The obvious missing piece is winger Kevin Fiala, who finished second to Kaprizov last season with a career-high 33 goals and 85 points. Fiala was traded to the Kings during the offseason in large part because of the salary-cap issues the Wild face for the next three seasons due to the buyouts of Zach Parise and Ryan Suter’s contracts in the summer of 2021. Fiala and Boldy formed an immediate chemistry when the latter was summoned from Iowa of the AHL last year but so far Boldy hasn’t found that chemistry with any of his current teammates.
Pinning all of the Wild’s troubles on Fiala’s departure would be an exaggeration of the facts. There are other issues, such as Rossi’s slow start or Tyson Jost having been placed on waivers after he didn’t perform as expected. But there is no question this team misses Fiala, and it doesn’t help that backup goalie Filip Gustavsson gave up a few terrible goals against the Penguins after Marc-Andre Fleury was placed on injured reserve because of an upper-body injury suffered in Tuesday’s loss at Nashville.

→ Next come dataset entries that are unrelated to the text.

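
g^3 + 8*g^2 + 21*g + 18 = (g + 2)*(g + 3)^2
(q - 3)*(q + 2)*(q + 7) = q^3 + 6*q^2 - 13*q - 42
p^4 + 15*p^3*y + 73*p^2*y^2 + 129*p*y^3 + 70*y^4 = (p + y)*(p + 2*y)*(p + 5*y)*(p + 7*y)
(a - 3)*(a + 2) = a^2 - a - 6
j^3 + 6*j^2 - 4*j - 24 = (j - 2)*(j + 2)*(j + 6)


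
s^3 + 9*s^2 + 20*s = s*(s + 4)*(s + 5)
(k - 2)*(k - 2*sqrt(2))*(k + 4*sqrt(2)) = k^3 - 2*k^2 + 2*sqrt(2)*k^2 - 16*k - 4*sqrt(2)*k + 32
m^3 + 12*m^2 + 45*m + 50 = (m + 2)*(m + 5)^2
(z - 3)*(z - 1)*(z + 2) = z^3 - 2*z^2 - 5*z + 6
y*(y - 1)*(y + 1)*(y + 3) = y^4 + 3*y^3 - y^2 - 3*y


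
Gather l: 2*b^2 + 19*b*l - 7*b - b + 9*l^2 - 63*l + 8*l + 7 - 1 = 2*b^2 - 8*b + 9*l^2 + l*(19*b - 55) + 6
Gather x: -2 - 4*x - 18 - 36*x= -40*x - 20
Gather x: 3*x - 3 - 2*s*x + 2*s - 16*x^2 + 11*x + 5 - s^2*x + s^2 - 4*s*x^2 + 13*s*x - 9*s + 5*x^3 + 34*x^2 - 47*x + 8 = s^2 - 7*s + 5*x^3 + x^2*(18 - 4*s) + x*(-s^2 + 11*s - 33) + 10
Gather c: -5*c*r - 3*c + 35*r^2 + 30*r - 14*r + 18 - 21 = c*(-5*r - 3) + 35*r^2 + 16*r - 3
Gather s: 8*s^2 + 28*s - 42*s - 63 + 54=8*s^2 - 14*s - 9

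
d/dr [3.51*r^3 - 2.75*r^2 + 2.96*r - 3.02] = 10.53*r^2 - 5.5*r + 2.96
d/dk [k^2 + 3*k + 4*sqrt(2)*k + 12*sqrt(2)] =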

The Wild’s homestand won’t get any easier with Winnipeg and Toronto following the Hurricanes into town. Two of the last three games will provide weaker teams with Arizona and Anaheim bookending a visit from Connor McDavid and Edmonton. The problem is nothing is easy for the Wild and there’s no guarantee that’s going to change anytime soon.
“We want to win,” Eriksson Ek said. “We want to compete and win hockey games. And right now we’re not. If people were happy in here, I would be more worried than right now.”
Being unhappy is fine, but being able to do something about it is more important. Are these Wild talented enough to address their problems with more than words? They better hope so or this could turn into a long winter at the X.